MULTICHANNEL MERCHANT has learned that the Saks.com division of Birmingham, AL-based retailer Saks is mailing print catalogs again. The company unveiled the first Saks.com print catalog this past September. An 88-page spring edition of the apparel and accessories book dropped in late February/early March to an undisclosed amount of existing Saks.com clients and prospects. Two more editions will mail in the spring, and three catalogs are scheduled for fall 2006.
The new catalogs are part of larger initiative at Saks to lure back women age 35-50, and a move away from its previous strategy of going after twenty-somethings. The print books are also designed to drive traffic to the Website, says company spokesperson Andree Corroon. Saks.com is one the fastest growing aspects of the business, she says. In fact, Saks counts the Web as its third largest “store” behind the New York and Beverly Hills stores.
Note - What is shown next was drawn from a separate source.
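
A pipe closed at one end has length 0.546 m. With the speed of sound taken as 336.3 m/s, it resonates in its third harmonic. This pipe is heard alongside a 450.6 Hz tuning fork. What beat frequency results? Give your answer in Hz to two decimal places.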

Saks had ceased catalog mailings in 2001 when it scrapped its Folio book and sold its menswear brand Bullock & Jones. Corroon insists that the latest print initiative is not an attempt to revive the Folio direct business. But the fact that Saks is starting mail catalogs again a few years after it shut them down “is an indication that the company may have overestimated the power of the Web as a stand alone entity,” says Michael Grant, president of Scarsdale, NY-based marketing consultancy Michael Grant Direct. “It speaks to the power of a multichannel model that the power of the three channels working together is greater than the three channels working alone.”